Türkische Innenpolitik in Österreich

von Katharina Egg / 14.08.2016

Rund 24.000 Kurden aus der Türkei leben in Wien. Die meisten sind als Gastarbeiter gekommen, ihre Kinder sind politisiert und fördern heute in Vereinen die eigene Kulturvermittlung. Eine Analyse der kurdischen Community.

Die Türkei ist seit dem Putschversuch im Juli im Ausnahmezustand. „Säuberungen“ und neue umstrittene Gesetze des türkischen Präsidenten beherrschen auch in Europa die politische und mediale Öffentlichkeit. Nicht zuletzt, weil die türkische Innenpolitik auch sichtbare Auswirkungen auf die in Europa lebenden Türken hat: In Köln demonstrierten nach dem gescheiterten Putsch bis zu 40.000 AKP-Anhänger für Erdoğan, und in Wien gingen ebenfalls Türken auf die Straße, um Solidarität mit dem türkischen Präsidenten zu zeigen.

Im Zuge der Demonstration wurde auf der Mariahilfer Straße der Gastgarten des Lokals Türkis zerstört. Die kurdischen Betreiber des Lokals wollten eine Woche später öffentlich zu diesem Angriff Stellung beziehen, die Pressekonferenz wurde jedoch nach Drohungen auf Facebook abgesagt. Nicht nur die Lokalbetreiber klagten über Drohungen in den sozialen Netzwerken. Auch kurdische Vereine befürchteten Angriffe nach Beschimpfungen im Internet. Die öffentliche Aufmerksamkeit ist auf diese Konflikte konzentriert; die Identität der Kurden in Österreich ist jedoch weitaus vielfältiger.

Insgesamt leben zwischen 60.000 und 100.000 Kurden in Österreich, so der Politologe Thomas Schmidinger. Er ist Generalsekretär der Österreichischen Gesellschaft zur Förderung der Kurdologie und Mitherausgeber der Fachzeitschrift Kurdische Studien. Das ist eine sehr breit gefächerte Schätzung, aber genauere Zahlen gibt es nicht. Die Statistik Austria und das Innenministerium erfassen nur Bevölkerungsdaten von anerkannten Staaten, so die offizielle Begründung.

Vereinskultur im Exil

Kurden werden oft als größte staatenlose Volksgruppe der Welt bezeichnet. Der Großteil ist über die Türkei, Syrien und den Irak verteilt. In Österreich stammen die meisten zugewanderten Kurden aus der Türkei, deshalb kommt eine Einordnung der kurdischen Community ohne den Bezug zu dem Land kaum aus. Zwischen einem Viertel und einem Drittel der 187.796 Austro-Türken sind Kurden, schätzt Schmidinger.

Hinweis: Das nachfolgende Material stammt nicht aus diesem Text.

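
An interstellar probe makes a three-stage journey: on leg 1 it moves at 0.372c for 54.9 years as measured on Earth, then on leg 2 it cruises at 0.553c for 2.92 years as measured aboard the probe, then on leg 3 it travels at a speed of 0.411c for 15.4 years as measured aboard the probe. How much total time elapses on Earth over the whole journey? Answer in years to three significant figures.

Δt = 75.3 years

Leg 1: 54.9 years is already measured on Earth.
Leg 2: γ = 1/√(1 − 0.553²) = 1/√0.6942 = 1.200; Δt_2 = 1.200 × 2.92 = 3.505 years.
Leg 3: γ = 1/√(1 − 0.411²) = 1/√0.8311 = 1.097; Δt_3 = 1.097 × 15.4 = 16.89 years.
Total: 54.90 + 3.505 + 16.89 years.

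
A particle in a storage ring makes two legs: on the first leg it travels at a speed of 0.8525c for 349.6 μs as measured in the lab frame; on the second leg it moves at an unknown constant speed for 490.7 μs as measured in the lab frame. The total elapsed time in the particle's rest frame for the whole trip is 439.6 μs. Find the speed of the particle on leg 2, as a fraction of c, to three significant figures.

Leg 1: γ = 1/√(1 − 0.8525²) = 1/√0.2732 = 1.913; τ_1 = 349.6/1.913 = 182.7 μs.
Leg 2: speed unknown; τ_2 = 490.7/γ_2.
Total proper time: 182.7 + τ_2 = 439.6, so τ_2 = 439.6 − 182.7 = 256.9 μs.
γ_2 = 490.7/256.9 = 1.910; β = √(1 − 1/γ²) = √0.7260.

β = 0.852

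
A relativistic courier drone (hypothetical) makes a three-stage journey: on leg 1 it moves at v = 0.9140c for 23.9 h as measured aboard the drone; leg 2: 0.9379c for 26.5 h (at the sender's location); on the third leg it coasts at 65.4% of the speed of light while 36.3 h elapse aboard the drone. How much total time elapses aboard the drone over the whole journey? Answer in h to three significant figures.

τ = 69.4 h

Leg 1: 23.9 h is already measured aboard the drone.
Leg 2: γ = 1/√(1 − 0.9379²) = 1/√0.1203 = 2.883; τ_2 = 26.5/2.883 = 9.193 h.
Leg 3: 36.3 h is already measured aboard the drone.
Total: 23.90 + 9.193 + 36.30 h.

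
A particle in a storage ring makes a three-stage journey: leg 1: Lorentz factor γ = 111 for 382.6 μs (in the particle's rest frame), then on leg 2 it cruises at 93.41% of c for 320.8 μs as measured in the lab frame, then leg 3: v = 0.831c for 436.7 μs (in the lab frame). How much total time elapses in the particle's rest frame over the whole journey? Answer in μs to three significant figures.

τ = 740 μs

Leg 1: 382.6 μs is already measured in the particle's rest frame.
Leg 2: β = 0.9341; γ = 1/√(1 − 0.9341²) = 1/√0.1275 = 2.801; τ_2 = 320.8/2.801 = 114.5 μs.
Leg 3: γ = 1/√(1 − 0.831²) = 1/√0.3094 = 1.798; τ_3 = 436.7/1.798 = 242.9 μs.
Total: 382.6 + 114.5 + 242.9 μs.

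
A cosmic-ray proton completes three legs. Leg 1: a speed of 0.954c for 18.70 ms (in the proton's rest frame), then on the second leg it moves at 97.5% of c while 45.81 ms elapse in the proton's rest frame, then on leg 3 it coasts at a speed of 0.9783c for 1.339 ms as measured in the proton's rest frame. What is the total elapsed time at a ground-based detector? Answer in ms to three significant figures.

Δt = 275 ms

Leg 1: γ = 1/√(1 − 0.954²) = 1/√0.08988 = 3.335; Δt_1 = 3.335 × 18.70 = 62.37 ms.
Leg 2: β = 0.975; γ = 1/√(1 − 0.975²) = 1/√0.04938 = 4.500; Δt_2 = 4.500 × 45.81 = 206.2 ms.
Leg 3: γ = 1/√(1 − 0.9783²) = 1/√0.04293 = 4.826; Δt_3 = 4.826 × 1.339 = 6.463 ms.
Total: 62.37 + 206.2 + 6.463 ms.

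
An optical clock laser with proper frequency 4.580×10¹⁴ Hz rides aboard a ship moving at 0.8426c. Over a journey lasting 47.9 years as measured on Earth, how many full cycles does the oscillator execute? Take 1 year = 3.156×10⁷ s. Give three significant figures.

γ = 1/√(1 − 0.8426²) = 1/√0.2900 = 1.857
The oscillator's own cycle count is N = f × τ where τ is the proper time on the ship. τ = Δt/γ = 47.9/1.857 = 25.80 years = 8.141×10⁸ s.
N = 4.580×10¹⁴ × 8.141×10⁸ = 3.729×10²³.

N = 3.73×10²³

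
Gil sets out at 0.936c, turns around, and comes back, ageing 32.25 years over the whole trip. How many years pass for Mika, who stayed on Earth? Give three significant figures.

γ = 1/√(1 − 0.936²) = 1/√0.1239 = 2.841
Earth-frame duration is the dilated interval: Δt = γτ = 2.841 × 32.25 years.

Δt = 91.6 years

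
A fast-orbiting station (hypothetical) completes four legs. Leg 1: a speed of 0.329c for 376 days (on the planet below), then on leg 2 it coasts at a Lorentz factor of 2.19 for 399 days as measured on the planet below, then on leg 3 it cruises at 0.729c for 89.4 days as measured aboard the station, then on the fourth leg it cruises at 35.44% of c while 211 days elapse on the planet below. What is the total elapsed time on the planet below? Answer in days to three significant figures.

Leg 1: 376 days is already measured on the planet below.
Leg 2: 399 days is already measured on the planet below.
Leg 3: γ = 1/√(1 − 0.729²) = 1/√0.4686 = 1.461; Δt_3 = 1.461 × 89.4 = 130.6 days.
Leg 4: 211 days is already measured on the planet below.
Total: 376.0 + 399.0 + 130.6 + 211.0 days.

Δt = 1120 days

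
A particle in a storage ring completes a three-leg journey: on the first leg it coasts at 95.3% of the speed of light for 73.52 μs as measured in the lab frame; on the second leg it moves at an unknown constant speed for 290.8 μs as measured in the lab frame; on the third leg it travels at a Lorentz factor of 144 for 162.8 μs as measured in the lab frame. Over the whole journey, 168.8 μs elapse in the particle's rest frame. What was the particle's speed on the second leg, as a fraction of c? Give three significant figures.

Leg 1: β = 0.953; γ = 1/√(1 − 0.953²) = 1/√0.09179 = 3.301; τ_1 = 73.52/3.301 = 22.27 μs.
Leg 2: speed unknown; τ_2 = 290.8/γ_2.
Leg 3: γ = 144; τ_3 = 162.8/144.0 = 1.131 μs.
Total proper time: 22.27 + τ_2 + 1.131 = 168.8, so τ_2 = 168.8 − 23.40 = 145.4 μs.
γ_2 = 290.8/145.4 = 2.000; β = √(1 − 1/γ²) = √0.7500.

β = 0.866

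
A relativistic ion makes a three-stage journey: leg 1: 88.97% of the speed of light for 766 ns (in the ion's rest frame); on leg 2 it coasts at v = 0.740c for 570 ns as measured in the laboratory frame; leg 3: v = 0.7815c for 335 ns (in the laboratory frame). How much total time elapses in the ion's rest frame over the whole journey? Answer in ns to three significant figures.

Leg 1: 766 ns is already measured in the ion's rest frame.
Leg 2: γ = 1/√(1 − 0.740²) = 1/√0.4524 = 1.487; τ_2 = 570/1.487 = 383.4 ns.
Leg 3: γ = 1/√(1 − 0.7815²) = 1/√0.3893 = 1.603; τ_3 = 335/1.603 = 209.0 ns.
Total: 766.0 + 383.4 + 209.0 ns.

τ = 1360 ns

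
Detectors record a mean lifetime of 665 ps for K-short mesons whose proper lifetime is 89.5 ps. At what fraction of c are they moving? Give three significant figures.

γ = Δt/τ₀ = 665/89.5 = 7.430
β = √(1 − 1/γ²) = √(1 − 0.01811) = √0.9819

v = 0.991c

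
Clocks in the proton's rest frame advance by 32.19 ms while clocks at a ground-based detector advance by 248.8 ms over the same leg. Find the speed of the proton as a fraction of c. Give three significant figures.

v = 0.992c

The proper time is measured in the proton's rest frame (both events occur at the proton's location); Δt is measured at a ground-based detector. γ = Δt/τ = 248.8/32.19 = 7.729.
β = √(1 − 1/γ²) = √(1 − 0.01674) = √0.9833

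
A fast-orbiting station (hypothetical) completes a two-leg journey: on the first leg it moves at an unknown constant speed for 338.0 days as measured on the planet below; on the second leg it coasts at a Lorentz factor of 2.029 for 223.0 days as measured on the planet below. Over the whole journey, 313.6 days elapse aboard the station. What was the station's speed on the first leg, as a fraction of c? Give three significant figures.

Leg 1: speed unknown; τ_1 = 338.0/γ_1.
Leg 2: γ = 2.029; τ_2 = 223.0/2.029 = 109.9 days.
Total proper time: τ_1 + 109.9 = 313.6, so τ_1 = 313.6 − 109.9 = 203.7 days.
γ_1 = 338.0/203.7 = 1.659; β = √(1 − 1/γ²) = √0.6368.

β = 0.798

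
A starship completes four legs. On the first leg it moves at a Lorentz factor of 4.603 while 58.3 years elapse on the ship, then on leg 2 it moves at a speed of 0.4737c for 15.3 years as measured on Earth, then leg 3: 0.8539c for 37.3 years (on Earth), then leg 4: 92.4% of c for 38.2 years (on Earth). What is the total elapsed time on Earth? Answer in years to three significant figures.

Δt = 359 years

Leg 1: γ = 4.603; Δt_1 = 4.603 × 58.3 = 268.4 years.
Leg 2: 15.3 years is already measured on Earth.
Leg 3: 37.3 years is already measured on Earth.
Leg 4: 38.2 years is already measured on Earth.
Total: 268.4 + 15.30 + 37.30 + 38.20 years.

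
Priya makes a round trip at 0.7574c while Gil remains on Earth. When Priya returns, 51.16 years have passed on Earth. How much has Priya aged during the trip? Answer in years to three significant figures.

γ = 1/√(1 − 0.7574²) = 1/√0.4263 = 1.532
Priya's clock measures proper time along the trip: τ = Δt/γ = 51.16/1.532 years.

τ = 33.4 years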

Die große Ungenauigkeit seiner Schätzung komme auch davon, dass gar nicht so einfach zu beantworten sei, wer sich aller zu der Volksgruppe zähle: „Es gibt zum Beispiel zazasprachige Menschen aus der Türkei, die sich als Kurden definieren, und solche, die sich als Zaza bezeichnen.“  Zaza ist ein in der Türkei stark verbreiteter kurdischer Dialekt. Insgesamt sind rund eine Million Kurden im Exil in Europa. Der militärische Konflikt zwischen der PKK und der türkischen Regierung begann 1984, in den 1980er und 90er Jahren flüchteten viele Kurden aus verschiedenen Gründen nach Österreich. Doch nicht alle sind aus politischen Gründen hier, die meisten sind als Gastarbeiter gekommen.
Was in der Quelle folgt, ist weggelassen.